Perspectives pour la logistique régionale
Le site de Dourges illustre une tendance forte : concentration des stocks dans des entrepôts XXL, montée en puissance de l’automatisation et exigence croissante de durabilité. Pour les acteurs du transport et de la logistique, cela se traduit par la nécessité d’investir dans des capacités d’adaptation (conducteurs formés aux nouveaux cycles, entreprises de transport capables d’opérer en multimodal, maintenance des systèmes automatisés).
À moyen terme, la réussite de ce modèle dépendra de la capacité à matérialiser les promesses de report modal et de réduire effectivement les émissions liées à la distribution.

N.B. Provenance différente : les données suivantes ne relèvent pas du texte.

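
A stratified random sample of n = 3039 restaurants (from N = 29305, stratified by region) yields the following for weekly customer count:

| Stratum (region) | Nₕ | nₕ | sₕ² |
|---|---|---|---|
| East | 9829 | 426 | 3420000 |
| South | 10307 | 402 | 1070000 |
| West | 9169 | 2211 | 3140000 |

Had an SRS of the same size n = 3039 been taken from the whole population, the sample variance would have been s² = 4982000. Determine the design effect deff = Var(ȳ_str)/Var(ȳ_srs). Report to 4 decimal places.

0.8752

Var(ȳ_str) = Σ Wₕ²(1−fₕ)sₕ²/nₕ with Wₕ = Nₕ/29305:
  East: (9829/29305)²·(1−426/9829)·3420000/426 = 863.99022
  South: (10307/29305)²·(1−402/10307)·1070000/402 = 316.41789
  West: (9169/29305)²·(1−2211/9169)·3140000/2211 = 105.50277
  → Var(ȳ_str) = 1285.9109.
Var(ȳ_srs) = (1 − 3039/29305)·4982000/3039 = 1469.3499.
deff = 1285.9109 / 1469.3499 = 0.8752.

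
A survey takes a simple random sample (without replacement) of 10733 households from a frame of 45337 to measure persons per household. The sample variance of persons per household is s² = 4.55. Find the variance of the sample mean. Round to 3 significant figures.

Under SRS without replacement, Var(ȳ) = (1 − f)·s²/n with f = n/N = 10733/45337 = 0.23673820.
Var(ȳ) = (1 − 0.23673820)·4.55/10733 = 0.76326180·4.2392621 × 10^-4 = 3.2356668 × 10^-4.

3.24 × 10^-4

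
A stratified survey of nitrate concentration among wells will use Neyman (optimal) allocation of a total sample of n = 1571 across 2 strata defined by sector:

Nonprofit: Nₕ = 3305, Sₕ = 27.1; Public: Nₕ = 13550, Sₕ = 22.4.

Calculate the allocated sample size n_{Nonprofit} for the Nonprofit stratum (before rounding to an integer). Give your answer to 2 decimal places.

357.96

Neyman allocation: nₕ = n·NₕSₕ / Σⱼ NⱼSⱼ.
Σ NⱼSⱼ = 3305·27.1 + 13550·22.4 = 393085.5.
n_{Nonprofit} = 1571·3305·27.1 / 393085.5 = 357.96.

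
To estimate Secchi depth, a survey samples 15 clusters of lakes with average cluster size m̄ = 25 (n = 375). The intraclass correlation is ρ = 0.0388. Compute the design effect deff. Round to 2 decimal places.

1.93

deff = 1 + (25 − 1)·0.0388 = 1 + 0.9312 = 1.9312.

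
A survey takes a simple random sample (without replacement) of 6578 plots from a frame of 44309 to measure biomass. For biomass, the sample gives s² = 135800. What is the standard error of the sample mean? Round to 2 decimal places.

Under SRS without replacement, Var(ȳ) = (1 − f)·s²/n with f = n/N = 6578/44309 = 0.14845742.
Var(ȳ) = (1 − 0.14845742)·135800/6578 = 0.85154258·20.644573 = 17.579733.
SE(ȳ) = √(17.579733) = 4.19.

4.19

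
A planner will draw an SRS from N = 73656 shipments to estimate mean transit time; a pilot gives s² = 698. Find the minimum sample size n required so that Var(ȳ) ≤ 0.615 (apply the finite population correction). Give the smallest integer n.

1118

Without fpc, n₀ = s²/D = 698/0.615 = 1134.9593.
With fpc, (1 − n/N)·s²/n ≤ D requires n ≥ n₀/(1 + n₀/N) = 1134.9593/(1 + 1134.9593/73656) = 1117.7362.
Rounding up, n = 1118.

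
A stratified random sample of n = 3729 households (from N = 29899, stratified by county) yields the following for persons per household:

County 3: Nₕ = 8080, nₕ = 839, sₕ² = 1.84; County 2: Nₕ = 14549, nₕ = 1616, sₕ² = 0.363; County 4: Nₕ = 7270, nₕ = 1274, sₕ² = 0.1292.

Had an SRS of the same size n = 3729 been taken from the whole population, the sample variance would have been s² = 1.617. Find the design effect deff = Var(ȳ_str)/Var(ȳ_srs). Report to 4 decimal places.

0.5158

Var(ȳ_str) = Σ Wₕ²(1−fₕ)sₕ²/nₕ with Wₕ = Nₕ/29899:
  County 3: (8080/29899)²·(1−839/8080)·1.84/839 = 1.4353323 × 10^-4
  County 2: (14549/29899)²·(1−1616/14549)·0.363/1616 = 4.7280751 × 10^-5
  County 4: (7270/29899)²·(1−1274/7270)·0.1292/1274 = 4.9451082 × 10^-6
  → Var(ȳ_str) = 1.9575909 × 10^-4.
Var(ȳ_srs) = (1 − 3729/29899)·1.617/3729 = 3.7954624 × 10^-4.
deff = (1.9575909 × 10^-4) / (3.7954624 × 10^-4) = 0.5158.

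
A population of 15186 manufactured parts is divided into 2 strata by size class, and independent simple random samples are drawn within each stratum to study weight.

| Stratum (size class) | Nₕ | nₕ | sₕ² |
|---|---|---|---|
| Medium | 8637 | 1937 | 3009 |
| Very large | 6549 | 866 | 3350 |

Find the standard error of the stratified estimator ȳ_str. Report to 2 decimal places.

Var(ȳ_str) = Σₕ Wₕ²(1 − fₕ)sₕ²/nₕ with Wₕ = Nₕ/N, N = 15186.
Medium: Wₕ = 0.56874753; term = 0.56874753²·(1 − 0.22426769)·3009/1937 = 0.38980149.
Very large: Wₕ = 0.43125247; term = 0.43125247²·(1 − 0.13223393)·3350/866 = 0.62429919.
Sum = 1.0141007.
SE = √(1.0141007) = 1.01.

1.01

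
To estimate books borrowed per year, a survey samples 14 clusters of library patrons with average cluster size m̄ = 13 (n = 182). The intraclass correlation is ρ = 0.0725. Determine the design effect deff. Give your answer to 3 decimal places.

deff = 1 + (13 − 1)·0.0725 = 1 + 0.87 = 1.87.

1.870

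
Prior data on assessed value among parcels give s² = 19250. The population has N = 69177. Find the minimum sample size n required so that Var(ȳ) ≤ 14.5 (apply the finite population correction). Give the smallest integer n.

1303

Without fpc, n₀ = s²/D = 19250/14.5 = 1327.5862.
With fpc, (1 − n/N)·s²/n ≤ D requires n ≥ n₀/(1 + n₀/N) = 1327.5862/(1 + 1327.5862/69177) = 1302.5880.
Rounding up, n = 1303.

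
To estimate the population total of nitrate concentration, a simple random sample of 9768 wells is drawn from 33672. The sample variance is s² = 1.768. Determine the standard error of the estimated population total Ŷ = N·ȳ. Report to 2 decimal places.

Var(Ŷ) = N²·Var(ȳ) = N²·(1 − n/N)·s²/n.
f = 9768/33672 = 0.29009266; Var(ȳ) = 0.70990734·1.768/9768 = 1.2849265 × 10^-4.
Var(Ŷ) = 33672² · (1.2849265 × 10^-4) = 145685.43.
SE(Ŷ) = √(145685.43) = 381.69.

381.69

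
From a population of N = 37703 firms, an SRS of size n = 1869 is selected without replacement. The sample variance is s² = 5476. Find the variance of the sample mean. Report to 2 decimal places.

Under SRS without replacement, Var(ȳ) = (1 − f)·s²/n with f = n/N = 1869/37703 = 0.04957165.
Var(ȳ) = (1 − 0.04957165)·5476/1869 = 0.95042835·2.929909 = 2.7846686.

2.78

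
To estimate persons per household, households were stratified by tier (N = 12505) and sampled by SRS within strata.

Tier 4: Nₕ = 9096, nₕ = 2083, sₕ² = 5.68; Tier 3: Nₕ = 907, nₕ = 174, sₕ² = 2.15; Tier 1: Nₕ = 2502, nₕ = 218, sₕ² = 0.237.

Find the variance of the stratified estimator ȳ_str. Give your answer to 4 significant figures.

0.001205

Var(ȳ_str) = Σₕ Wₕ²(1 − fₕ)sₕ²/nₕ with Wₕ = Nₕ/N, N = 12505.
Tier 4: Wₕ = 0.72738904; term = 0.72738904²·(1 − 0.22900176)·5.68/2083 = 0.0011123615.
Tier 3: Wₕ = 0.07253099; term = 0.07253099²·(1 − 0.19184123)·2.15/174 = 5.2533106 × 10^-5.
Tier 1: Wₕ = 0.20007997; term = 0.20007997²·(1 − 0.08713030)·0.237/218 = 3.9729021 × 10^-5.
Sum = 0.0012046236.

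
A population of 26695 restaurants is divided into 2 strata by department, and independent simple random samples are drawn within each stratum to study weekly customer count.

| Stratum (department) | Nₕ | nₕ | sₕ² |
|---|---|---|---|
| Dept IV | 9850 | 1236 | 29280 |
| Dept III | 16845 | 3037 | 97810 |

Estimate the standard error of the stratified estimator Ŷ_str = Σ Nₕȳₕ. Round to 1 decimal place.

Var(Ŷ_str) = Σₕ Nₕ²(1 − fₕ)sₕ²/nₕ.
Dept IV: 9850²·(1 − 1236/9850)·29280/1236 = 2.0099891 × 10^9.
Dept III: 16845²·(1 − 3037/16845)·97810/3037 = 7.491008 × 10^9.
Sum = 9.5009971 × 10^9.
SE = √(9.5009971 × 10^9) = 97473.1.

97473.1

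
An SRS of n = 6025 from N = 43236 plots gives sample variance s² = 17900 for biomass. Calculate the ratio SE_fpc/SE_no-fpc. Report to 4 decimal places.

f = n/N = 6025/43236 = 0.13935147.
SE_no-fpc = √(s²/n) = 1.7236457; SE_fpc = √((1−f)s²/n) = 1.5990458.
Ratio = √(1−f) = 0.92771145.

0.9277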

Les décisions d’investissement public et privé dans les infrastructures (ferroviaires, fluviales, énergétiques) seront déterminantes.
Un point d’étape à suivre
Le hub de Dourges marque un jalon important pour PepsiCo et son prestataire ID Logistics, mais il constitue surtout un laboratoire opérationnel pour tester la résilience des chaînes d’approvisionnement alimentaires à grande échelle. Les prochains mois fourniront des indicateurs concrets : taux d’utilisation des installations solaires, part réelle du transport multimodal et gains d’efficience opérationnelle. Pour les décideurs régionaux et les logisticiens, l’enjeu est clair : transformer cet investissement en résultats mesurables sur l’empreinte carbone et la compétitivité territoriale.